La aldaba
Carlos Navarro Antolín
Los caídos de la Sevilla de Oseluí
A Guillermo Rodríguez-Izquierdo, SJ
LA noticia saltó hace unos meses pero es ahora cuando alcanza todo su significado: los jesuitas se van en unos días de su casa e iglesia de la calle Jesús del Gran Poder. Esto no deja de ser una anécdota en la larga, turbulenta y fecunda historia de la Societas Iesu, una de las grandes aportaciones a la historia Universal del pueblo vascongado (junto al Estado de Chile), tal como dijo Unamuno con esa rotundidad tan suya.

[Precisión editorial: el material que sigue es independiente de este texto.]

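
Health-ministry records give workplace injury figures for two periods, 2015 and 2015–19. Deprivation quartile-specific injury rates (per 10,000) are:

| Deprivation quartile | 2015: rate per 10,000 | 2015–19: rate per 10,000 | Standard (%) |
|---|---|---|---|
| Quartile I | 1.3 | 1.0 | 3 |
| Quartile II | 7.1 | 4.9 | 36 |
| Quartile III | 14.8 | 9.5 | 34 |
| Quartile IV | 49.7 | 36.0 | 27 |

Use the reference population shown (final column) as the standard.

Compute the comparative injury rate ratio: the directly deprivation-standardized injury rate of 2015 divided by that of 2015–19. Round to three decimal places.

1.427

Standard weights: 0.03, 0.36, 0.34, 0.27.
2015: 0.0300×1.3 + 0.3600×7.1 + 0.3400×14.8 + 0.2700×49.7 = 21.0460 per 10,000.
2015–19: 0.0300×1.0 + 0.3600×4.9 + 0.3400×9.5 + 0.2700×36.0 = 14.7440 per 10,000.
Ratio = 21.0460 ÷ 14.7440 = 1.42743.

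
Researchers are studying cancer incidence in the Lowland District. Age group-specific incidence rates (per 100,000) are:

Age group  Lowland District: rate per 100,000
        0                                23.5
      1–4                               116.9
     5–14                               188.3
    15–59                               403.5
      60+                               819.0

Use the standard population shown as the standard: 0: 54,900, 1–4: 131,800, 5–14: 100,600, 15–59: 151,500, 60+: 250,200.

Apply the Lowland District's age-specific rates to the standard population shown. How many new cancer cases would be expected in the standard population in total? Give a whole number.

3017

Expected new cancer cases = Σ (standard pop × age-specific rate ÷ 100,000)
= 54,900×23.5/100,000 + 131,800×116.9/100,000 + 100,600×188.3/100,000 + 151,500×403.5/100,000 + 250,200×819.0/100,000
= 12.90 + 154.07 + 189.43 + 611.30 + 2049.14 = 3016.85.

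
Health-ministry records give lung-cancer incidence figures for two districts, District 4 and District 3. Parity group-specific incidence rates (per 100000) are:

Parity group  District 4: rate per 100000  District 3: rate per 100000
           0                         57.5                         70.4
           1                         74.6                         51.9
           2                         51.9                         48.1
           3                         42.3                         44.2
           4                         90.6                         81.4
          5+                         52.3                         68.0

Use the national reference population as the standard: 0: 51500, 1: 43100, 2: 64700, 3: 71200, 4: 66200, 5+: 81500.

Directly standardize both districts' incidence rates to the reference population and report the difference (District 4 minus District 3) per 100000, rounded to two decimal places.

Standard total = 378200; weights = 0.1362, 0.1140, 0.1711, 0.1883, 0.1750, 0.2155.
District 4: 0.1362×57.5 + 0.1140×74.6 + 0.1711×51.9 + 0.1883×42.3 + 0.1750×90.6 + 0.2155×52.3 = 60.3024 per 100000.
District 3: 0.1362×70.4 + 0.1140×51.9 + 0.1711×48.1 + 0.1883×44.2 + 0.1750×81.4 + 0.2155×68.0 = 60.9526 per 100000.
Difference = 60.3024 − 60.9526 = -0.6502.

-0.65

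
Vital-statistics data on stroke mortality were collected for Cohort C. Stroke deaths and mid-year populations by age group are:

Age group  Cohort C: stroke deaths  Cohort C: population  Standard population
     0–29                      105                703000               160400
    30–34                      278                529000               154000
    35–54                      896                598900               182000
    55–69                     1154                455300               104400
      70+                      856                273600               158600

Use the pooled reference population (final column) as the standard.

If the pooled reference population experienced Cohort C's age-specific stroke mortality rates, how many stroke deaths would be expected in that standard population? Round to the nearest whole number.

Age-specific rates per 100000 for Cohort C: 14.94, 52.55, 149.61, 253.46, 312.87.
Expected stroke deaths = Σ (standard pop × age-specific rate ÷ 100000)
= 160400×14.94/100000 + 154000×52.55/100000 + 182000×149.61/100000 + 104400×253.46/100000 + 158600×312.87/100000
= 23.96 + 80.93 + 272.29 + 264.61 + 496.20 = 1137.99.

1138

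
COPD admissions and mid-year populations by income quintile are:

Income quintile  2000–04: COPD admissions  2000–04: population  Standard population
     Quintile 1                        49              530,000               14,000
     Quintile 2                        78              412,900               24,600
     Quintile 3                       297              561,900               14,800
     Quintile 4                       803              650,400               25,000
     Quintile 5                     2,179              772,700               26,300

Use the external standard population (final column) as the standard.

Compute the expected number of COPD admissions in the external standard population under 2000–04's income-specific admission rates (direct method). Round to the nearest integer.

119

Income-specific rates per 10,000 for 2000–04: 0.92, 1.89, 5.29, 12.35, 28.20.
Expected COPD admissions = Σ (standard pop × income-specific rate ÷ 10,000)
= 14,000×0.92/10,000 + 24,600×1.89/10,000 + 14,800×5.29/10,000 + 25,000×12.35/10,000 + 26,300×28.20/10,000
= 1.29 + 4.65 + 7.82 + 30.87 + 74.17 = 118.80.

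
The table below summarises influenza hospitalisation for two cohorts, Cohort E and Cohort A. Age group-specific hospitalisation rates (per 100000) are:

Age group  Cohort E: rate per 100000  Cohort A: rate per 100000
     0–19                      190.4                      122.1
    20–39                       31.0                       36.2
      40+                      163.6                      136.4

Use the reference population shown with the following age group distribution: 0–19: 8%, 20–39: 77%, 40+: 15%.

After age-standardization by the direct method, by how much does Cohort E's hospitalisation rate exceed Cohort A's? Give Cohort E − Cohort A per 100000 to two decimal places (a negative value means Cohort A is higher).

Standard weights: 0.08, 0.77, 0.15.
Cohort E: 0.0800×190.4 + 0.7700×31.0 + 0.1500×163.6 = 63.6420 per 100000.
Cohort A: 0.0800×122.1 + 0.7700×36.2 + 0.1500×136.4 = 58.1020 per 100000.
Difference = 63.6420 − 58.1020 = 5.5400.

5.54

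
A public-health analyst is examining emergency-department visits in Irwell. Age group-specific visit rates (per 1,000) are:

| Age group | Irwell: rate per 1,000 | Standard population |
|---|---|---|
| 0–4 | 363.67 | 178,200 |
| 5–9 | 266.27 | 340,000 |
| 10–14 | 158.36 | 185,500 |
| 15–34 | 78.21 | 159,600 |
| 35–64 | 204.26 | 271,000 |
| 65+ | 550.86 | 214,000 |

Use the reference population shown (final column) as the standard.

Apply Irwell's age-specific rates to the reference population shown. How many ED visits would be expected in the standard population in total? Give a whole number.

370434

Expected ED visits = Σ (standard pop × age-specific rate ÷ 1,000)
= 178,200×363.67/1,000 + 340,000×266.27/1,000 + 185,500×158.36/1,000 + 159,600×78.21/1,000 + 271,000×204.26/1,000 + 214,000×550.86/1,000
= 64805.99 + 90531.80 + 29375.78 + 12482.32 + 55354.46 + 117884.04 = 370434.39.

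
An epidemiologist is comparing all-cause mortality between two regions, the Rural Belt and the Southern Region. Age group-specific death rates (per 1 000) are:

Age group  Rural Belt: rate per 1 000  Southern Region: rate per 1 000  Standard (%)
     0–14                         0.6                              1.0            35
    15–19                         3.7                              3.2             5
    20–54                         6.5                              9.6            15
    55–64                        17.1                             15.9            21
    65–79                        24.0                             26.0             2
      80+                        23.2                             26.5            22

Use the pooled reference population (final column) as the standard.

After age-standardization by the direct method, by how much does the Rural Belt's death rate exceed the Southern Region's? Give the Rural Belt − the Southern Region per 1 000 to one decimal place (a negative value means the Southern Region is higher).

Standard weights: 0.35, 0.05, 0.15, 0.21, 0.02, 0.22.
The Rural Belt: 0.3500×0.6 + 0.0500×3.7 + 0.1500×6.5 + 0.2100×17.1 + 0.0200×24.0 + 0.2200×23.2 = 10.5450 per 1 000.
The Southern Region: 0.3500×1.0 + 0.0500×3.2 + 0.1500×9.6 + 0.2100×15.9 + 0.0200×26.0 + 0.2200×26.5 = 11.6390 per 1 000.
Difference = 10.5450 − 11.6390 = -1.0940.

-1.1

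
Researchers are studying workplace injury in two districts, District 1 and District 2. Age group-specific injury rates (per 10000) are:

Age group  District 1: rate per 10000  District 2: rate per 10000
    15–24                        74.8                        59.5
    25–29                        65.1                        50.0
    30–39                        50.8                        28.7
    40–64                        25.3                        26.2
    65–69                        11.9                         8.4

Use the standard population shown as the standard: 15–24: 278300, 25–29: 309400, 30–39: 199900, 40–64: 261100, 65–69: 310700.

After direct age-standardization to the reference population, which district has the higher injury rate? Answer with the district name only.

Standard total = 1359400; weights = 0.2047, 0.2276, 0.1471, 0.1921, 0.2286.
District 1: 0.2047×74.8 + 0.2276×65.1 + 0.1471×50.8 + 0.1921×25.3 + 0.2286×11.9 = 45.1794 per 10000.
District 2: 0.2047×59.5 + 0.2276×50.0 + 0.1471×28.7 + 0.1921×26.2 + 0.2286×8.4 = 34.7335 per 10000.

District 1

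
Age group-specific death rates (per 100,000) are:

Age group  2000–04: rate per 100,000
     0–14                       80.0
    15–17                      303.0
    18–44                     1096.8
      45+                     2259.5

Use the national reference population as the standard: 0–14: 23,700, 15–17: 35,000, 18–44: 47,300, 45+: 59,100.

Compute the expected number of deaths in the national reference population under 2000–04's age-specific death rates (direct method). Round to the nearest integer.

1979

Expected deaths = Σ (standard pop × age-specific rate ÷ 100,000)
= 23,700×80.0/100,000 + 35,000×303.0/100,000 + 47,300×1096.8/100,000 + 59,100×2259.5/100,000
= 18.96 + 106.05 + 518.79 + 1335.36 = 1979.16.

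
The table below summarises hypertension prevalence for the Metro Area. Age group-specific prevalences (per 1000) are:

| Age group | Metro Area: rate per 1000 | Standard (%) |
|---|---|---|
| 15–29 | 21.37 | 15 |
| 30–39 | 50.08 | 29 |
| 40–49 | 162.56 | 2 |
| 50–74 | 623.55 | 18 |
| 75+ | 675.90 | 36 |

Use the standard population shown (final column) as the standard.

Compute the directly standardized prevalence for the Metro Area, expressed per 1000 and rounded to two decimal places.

Standard weights: 0.15, 0.29, 0.02, 0.18, 0.36.
Standardized rate: 0.1500×21.37 + 0.2900×50.08 + 0.0200×162.56 + 0.1800×623.55 + 0.3600×675.90 = 376.5429 per 1000.

376.54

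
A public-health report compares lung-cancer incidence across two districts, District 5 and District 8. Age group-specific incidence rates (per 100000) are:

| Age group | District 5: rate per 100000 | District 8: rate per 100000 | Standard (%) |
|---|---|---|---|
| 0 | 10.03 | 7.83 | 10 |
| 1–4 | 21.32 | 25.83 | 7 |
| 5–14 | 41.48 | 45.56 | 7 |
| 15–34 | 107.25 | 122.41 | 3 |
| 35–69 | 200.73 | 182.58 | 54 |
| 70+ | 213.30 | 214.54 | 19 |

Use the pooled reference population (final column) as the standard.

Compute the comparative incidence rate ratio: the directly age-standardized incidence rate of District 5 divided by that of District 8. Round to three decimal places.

1.059

Standard weights: 0.10, 0.07, 0.07, 0.03, 0.54, 0.19.
District 5: 0.1000×10.03 + 0.0700×21.32 + 0.0700×41.48 + 0.0300×107.25 + 0.5400×200.73 + 0.1900×213.30 = 157.5377 per 100000.
District 8: 0.1000×7.83 + 0.0700×25.83 + 0.0700×45.56 + 0.0300×122.41 + 0.5400×182.58 + 0.1900×214.54 = 148.8084 per 100000.
Ratio = 157.5377 ÷ 148.8084 = 1.05866.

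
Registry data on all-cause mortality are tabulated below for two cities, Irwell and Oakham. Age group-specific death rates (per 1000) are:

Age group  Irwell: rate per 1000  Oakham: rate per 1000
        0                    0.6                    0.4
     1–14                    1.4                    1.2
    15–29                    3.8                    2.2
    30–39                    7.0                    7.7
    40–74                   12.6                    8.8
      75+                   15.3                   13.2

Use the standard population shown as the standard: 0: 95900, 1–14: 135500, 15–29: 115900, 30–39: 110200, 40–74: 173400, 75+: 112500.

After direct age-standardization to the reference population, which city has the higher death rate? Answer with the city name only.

Standard total = 743400; weights = 0.1290, 0.1823, 0.1559, 0.1482, 0.2333, 0.1513.
Irwell: 0.1290×0.6 + 0.1823×1.4 + 0.1559×3.8 + 0.1482×7.0 + 0.2333×12.6 + 0.1513×15.3 = 7.2170 per 1000.
Oakham: 0.1290×0.4 + 0.1823×1.2 + 0.1559×2.2 + 0.1482×7.7 + 0.2333×8.8 + 0.1513×13.2 = 5.8050 per 1000.

Irwell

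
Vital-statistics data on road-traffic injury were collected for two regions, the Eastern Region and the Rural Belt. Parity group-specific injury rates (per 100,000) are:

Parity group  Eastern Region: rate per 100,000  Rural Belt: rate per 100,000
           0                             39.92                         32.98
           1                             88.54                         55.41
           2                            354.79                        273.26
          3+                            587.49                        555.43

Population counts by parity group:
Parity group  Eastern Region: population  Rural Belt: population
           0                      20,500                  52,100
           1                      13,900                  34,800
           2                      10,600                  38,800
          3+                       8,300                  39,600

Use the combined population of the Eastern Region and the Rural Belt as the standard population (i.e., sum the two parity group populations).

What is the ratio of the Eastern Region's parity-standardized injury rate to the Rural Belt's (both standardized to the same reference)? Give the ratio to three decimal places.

1.170

Combined standard total = 218,600; weights = 0.3321, 0.2228, 0.2260, 0.2191.
The Eastern Region: 0.3321×39.92 + 0.2228×88.54 + 0.2260×354.79 + 0.2191×587.49 = 241.8915 per 100,000.
The Rural Belt: 0.3321×32.98 + 0.2228×55.41 + 0.2260×273.26 + 0.2191×555.43 = 206.7564 per 100,000.
Ratio = 241.8915 ÷ 206.7564 = 1.16993.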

El bilbaíno pecaba, como todos los de su raza, de un ombliguismo que le impedía ver lo muy andaluza, por universal, que era también la Compañía de Jesús. No en vano, si aquel soldado llamado Íñigo, que quedó tullido luchando contra el francés, cambió su nombre por el de Ignacio fue para dejar atrás las cazurrerías de los valles guipuzcoanos y abrazar el ancho orbe católico, con todos sus acentos y cordilleras.

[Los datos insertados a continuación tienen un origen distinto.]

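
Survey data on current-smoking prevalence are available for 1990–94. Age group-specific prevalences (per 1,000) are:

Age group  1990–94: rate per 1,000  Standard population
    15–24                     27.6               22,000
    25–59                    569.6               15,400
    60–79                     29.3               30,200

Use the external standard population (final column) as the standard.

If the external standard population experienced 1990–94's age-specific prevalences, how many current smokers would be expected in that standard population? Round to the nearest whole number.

10264

Expected current smokers = Σ (standard pop × age-specific rate ÷ 1,000)
= 22,000×27.6/1,000 + 15,400×569.6/1,000 + 30,200×29.3/1,000
= 607.20 + 8771.84 + 884.86 = 10263.90.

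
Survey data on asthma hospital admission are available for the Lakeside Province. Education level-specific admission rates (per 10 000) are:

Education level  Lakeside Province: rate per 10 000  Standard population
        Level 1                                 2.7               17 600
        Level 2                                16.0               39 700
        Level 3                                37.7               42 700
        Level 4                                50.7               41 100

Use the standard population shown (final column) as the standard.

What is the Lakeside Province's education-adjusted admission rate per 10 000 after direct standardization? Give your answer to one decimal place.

31.0

Standard total = 141 100; weights = 0.1247, 0.2814, 0.3026, 0.2913.
Standardized rate: 0.1247×2.7 + 0.2814×16.0 + 0.3026×37.7 + 0.2913×50.7 = 31.0155 per 10 000.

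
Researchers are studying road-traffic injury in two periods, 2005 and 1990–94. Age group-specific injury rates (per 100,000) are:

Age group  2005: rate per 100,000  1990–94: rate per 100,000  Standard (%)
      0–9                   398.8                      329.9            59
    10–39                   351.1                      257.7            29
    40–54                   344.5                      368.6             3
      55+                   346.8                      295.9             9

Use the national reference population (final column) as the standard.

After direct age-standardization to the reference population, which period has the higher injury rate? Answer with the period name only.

2005

Standard weights: 0.59, 0.29, 0.03, 0.09.
2005: 0.5900×398.8 + 0.2900×351.1 + 0.0300×344.5 + 0.0900×346.8 = 378.6580 per 100,000.
1990–94: 0.5900×329.9 + 0.2900×257.7 + 0.0300×368.6 + 0.0900×295.9 = 307.0630 per 100,000.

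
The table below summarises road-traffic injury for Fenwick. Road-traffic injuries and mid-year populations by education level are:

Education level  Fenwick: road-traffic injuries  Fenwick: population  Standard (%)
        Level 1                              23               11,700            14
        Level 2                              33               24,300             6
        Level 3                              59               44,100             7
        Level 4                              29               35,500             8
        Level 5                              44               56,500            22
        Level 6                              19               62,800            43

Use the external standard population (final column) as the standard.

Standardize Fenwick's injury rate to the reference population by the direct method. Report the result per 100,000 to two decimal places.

81.71

Education-specific rates per 100,000 for Fenwick: 196.58, 135.80, 133.79, 81.69, 77.88, 30.25.
Standard weights: 0.14, 0.06, 0.07, 0.08, 0.22, 0.43.
Standardized rate: 0.1400×196.58 + 0.0600×135.80 + 0.0700×133.79 + 0.0800×81.69 + 0.2200×77.88 + 0.4300×30.25 = 81.7121 per 100,000.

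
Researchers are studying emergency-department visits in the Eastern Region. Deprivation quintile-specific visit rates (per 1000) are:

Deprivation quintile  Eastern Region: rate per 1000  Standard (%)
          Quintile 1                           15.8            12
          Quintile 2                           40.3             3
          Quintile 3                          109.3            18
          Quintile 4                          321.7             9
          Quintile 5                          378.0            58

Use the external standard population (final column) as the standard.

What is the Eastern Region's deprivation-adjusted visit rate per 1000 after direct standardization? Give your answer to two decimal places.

Standard weights: 0.12, 0.03, 0.18, 0.09, 0.58.
Standardized rate: 0.1200×15.8 + 0.0300×40.3 + 0.1800×109.3 + 0.0900×321.7 + 0.5800×378.0 = 270.9720 per 1000.

270.97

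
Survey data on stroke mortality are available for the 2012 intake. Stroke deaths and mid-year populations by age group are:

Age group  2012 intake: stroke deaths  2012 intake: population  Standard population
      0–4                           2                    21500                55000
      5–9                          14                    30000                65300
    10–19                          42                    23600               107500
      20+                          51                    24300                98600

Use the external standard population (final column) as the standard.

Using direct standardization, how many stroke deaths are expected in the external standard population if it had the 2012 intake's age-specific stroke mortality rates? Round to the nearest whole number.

434

Age-specific rates per 100000 for the 2012 intake: 9.30, 46.67, 177.97, 209.88.
Expected stroke deaths = Σ (standard pop × age-specific rate ÷ 100000)
= 55000×9.30/100000 + 65300×46.67/100000 + 107500×177.97/100000 + 98600×209.88/100000
= 5.12 + 30.47 + 191.31 + 206.94 = 433.84.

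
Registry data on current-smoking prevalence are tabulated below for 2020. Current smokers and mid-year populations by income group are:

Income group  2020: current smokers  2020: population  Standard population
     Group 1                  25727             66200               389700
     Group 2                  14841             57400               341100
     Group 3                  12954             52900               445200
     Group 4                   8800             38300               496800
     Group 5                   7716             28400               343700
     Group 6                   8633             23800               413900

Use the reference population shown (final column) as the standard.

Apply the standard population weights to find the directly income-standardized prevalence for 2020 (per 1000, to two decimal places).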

El traslado, decíamos, es una anécdota en la historia universal de la Compañía, pero también en su historia local sevillana. Nos lo recuerdan esos grandes templos que fueron jesuitas y que, debido a los distintos expolios que sufrió la orden a lo largo de los siglos, terminaron en manos de un Estado que siempre sintió su poder e influencia como una amenaza. La primera Universidad de Sevilla se montó sobre lo incautado a los padres cuando Carlos III los expulsó, en 1767. Aún hoy, lo más valioso del patrimonio histórico de la Hispalense, ese con el que adorna su Paraninfo o le da presencia en exposiciones de la National Gallery, es fruto de aquella discutible decisión de Estado. Lo mismo se puede decir de San Hermenegildo, colegio que perteneció a la larga y siempre renovada tradición pedagógica de la orden en Sevilla; o de San Luis de los Franceses, culmen del barroco ignaciano en Andalucía. Ante esta larga vida plagada de peripecias, a los jesuitas no les debe parecer una gran tragedia abandonar un templo en el que sólo llevan desde 1887.

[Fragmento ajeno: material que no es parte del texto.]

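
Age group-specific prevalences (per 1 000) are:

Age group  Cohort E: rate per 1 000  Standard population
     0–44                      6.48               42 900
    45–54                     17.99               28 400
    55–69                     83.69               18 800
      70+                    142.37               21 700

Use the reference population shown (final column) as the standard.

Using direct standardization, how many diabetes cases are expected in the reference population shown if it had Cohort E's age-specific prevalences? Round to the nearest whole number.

Expected diabetes cases = Σ (standard pop × age-specific rate ÷ 1 000)
= 42 900×6.48/1 000 + 28 400×17.99/1 000 + 18 800×83.69/1 000 + 21 700×142.37/1 000
= 277.99 + 510.92 + 1573.37 + 3089.43 = 5451.71.

5452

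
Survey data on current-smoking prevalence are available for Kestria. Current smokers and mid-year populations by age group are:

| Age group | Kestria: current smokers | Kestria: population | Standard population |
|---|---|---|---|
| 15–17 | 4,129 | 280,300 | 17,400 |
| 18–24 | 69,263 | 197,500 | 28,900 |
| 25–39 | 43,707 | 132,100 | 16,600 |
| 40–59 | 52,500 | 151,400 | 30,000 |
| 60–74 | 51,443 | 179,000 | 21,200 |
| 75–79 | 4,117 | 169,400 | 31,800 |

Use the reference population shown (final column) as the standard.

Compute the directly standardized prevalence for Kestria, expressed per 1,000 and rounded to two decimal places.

Age-specific rates per 1,000 for Kestria: 14.731, 350.699, 330.863, 346.764, 287.391, 24.303.
Standard total = 145,900; weights = 0.1193, 0.1981, 0.1138, 0.2056, 0.1453, 0.2180.
Standardized rate: 0.1193×14.731 + 0.1981×350.699 + 0.1138×330.863 + 0.2056×346.764 + 0.1453×287.391 + 0.2180×24.303 = 227.2260 per 1,000.

227.23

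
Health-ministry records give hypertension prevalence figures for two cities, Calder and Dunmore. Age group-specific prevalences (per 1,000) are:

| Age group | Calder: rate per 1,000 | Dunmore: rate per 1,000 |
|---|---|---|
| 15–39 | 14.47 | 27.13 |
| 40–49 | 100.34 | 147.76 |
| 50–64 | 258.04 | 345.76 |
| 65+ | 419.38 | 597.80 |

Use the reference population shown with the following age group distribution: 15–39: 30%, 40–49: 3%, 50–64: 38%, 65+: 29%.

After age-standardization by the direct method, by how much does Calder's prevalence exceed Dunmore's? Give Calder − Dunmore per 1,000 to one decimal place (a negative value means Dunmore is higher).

-90.3

Standard weights: 0.30, 0.03, 0.38, 0.29.
Calder: 0.3000×14.47 + 0.0300×100.34 + 0.3800×258.04 + 0.2900×419.38 = 227.0266 per 1,000.
Dunmore: 0.3000×27.13 + 0.0300×147.76 + 0.3800×345.76 + 0.2900×597.80 = 317.3226 per 1,000.
Difference = 227.0266 − 317.3226 = -90.2960.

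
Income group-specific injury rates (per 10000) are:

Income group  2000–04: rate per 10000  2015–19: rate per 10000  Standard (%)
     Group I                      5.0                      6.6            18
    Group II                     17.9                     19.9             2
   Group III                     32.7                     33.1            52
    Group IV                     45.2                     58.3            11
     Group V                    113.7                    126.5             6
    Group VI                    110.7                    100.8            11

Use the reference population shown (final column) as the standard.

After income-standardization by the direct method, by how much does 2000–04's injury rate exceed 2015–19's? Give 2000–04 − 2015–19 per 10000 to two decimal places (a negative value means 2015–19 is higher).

-1.66

Standard weights: 0.18, 0.02, 0.52, 0.11, 0.06, 0.11.
2000–04: 0.1800×5.0 + 0.0200×17.9 + 0.5200×32.7 + 0.1100×45.2 + 0.0600×113.7 + 0.1100×110.7 = 42.2330 per 10000.
2015–19: 0.1800×6.6 + 0.0200×19.9 + 0.5200×33.1 + 0.1100×58.3 + 0.0600×126.5 + 0.1100×100.8 = 43.8890 per 10000.
Difference = 42.2330 − 43.8890 = -1.6560.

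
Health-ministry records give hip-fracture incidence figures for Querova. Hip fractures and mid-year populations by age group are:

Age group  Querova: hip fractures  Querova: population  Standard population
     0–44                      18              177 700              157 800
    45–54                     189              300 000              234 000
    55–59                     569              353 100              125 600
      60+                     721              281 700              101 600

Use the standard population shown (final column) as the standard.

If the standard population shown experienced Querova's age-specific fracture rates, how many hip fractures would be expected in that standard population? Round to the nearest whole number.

626

Age-specific rates per 100 000 for Querova: 10.13, 63.00, 161.14, 255.95.
Expected hip fractures = Σ (standard pop × age-specific rate ÷ 100 000)
= 157 800×10.13/100 000 + 234 000×63.00/100 000 + 125 600×161.14/100 000 + 101 600×255.95/100 000
= 15.98 + 147.42 + 202.40 + 260.04 = 625.84.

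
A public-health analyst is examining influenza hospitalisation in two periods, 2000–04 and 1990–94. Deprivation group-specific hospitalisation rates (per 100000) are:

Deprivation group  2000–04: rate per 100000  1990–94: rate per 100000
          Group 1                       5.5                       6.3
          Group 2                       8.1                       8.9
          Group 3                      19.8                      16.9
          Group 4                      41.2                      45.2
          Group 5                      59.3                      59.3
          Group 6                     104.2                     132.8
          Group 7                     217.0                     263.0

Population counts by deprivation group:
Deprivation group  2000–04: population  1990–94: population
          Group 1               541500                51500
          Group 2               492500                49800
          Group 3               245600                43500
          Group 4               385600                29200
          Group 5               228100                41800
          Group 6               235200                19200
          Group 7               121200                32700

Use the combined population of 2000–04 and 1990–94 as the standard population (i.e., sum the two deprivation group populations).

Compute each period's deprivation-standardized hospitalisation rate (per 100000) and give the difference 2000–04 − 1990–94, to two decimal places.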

La Compañía se va en unos días del centro, pero no de Sevilla. Quedan las comunidades de Portaceli y Torreblanca, así como su último gran proyecto, la Universidad Loyola. Su presencia se sigue notando en las calles cada vez que topamos con un alumno de Portaceli, en su camisa las armas de los Oñaz y los Loyola, con esos dos lobos rampantes husmeando un caldero cuyo contenido imaginamos suculento. Hoy, en honor de estos últimos jesuitas de intramuros, recuerdo una oración anónima y algo herética con la que tropecé en internet: "Ignacio de Loyola: soldado estropeado, cojo épico, seco, desclasado a su manera, varón de pocas bromas, bueno hasta ser santo y viejo aficionado a los libros de caballerías. Ruega por nosotros".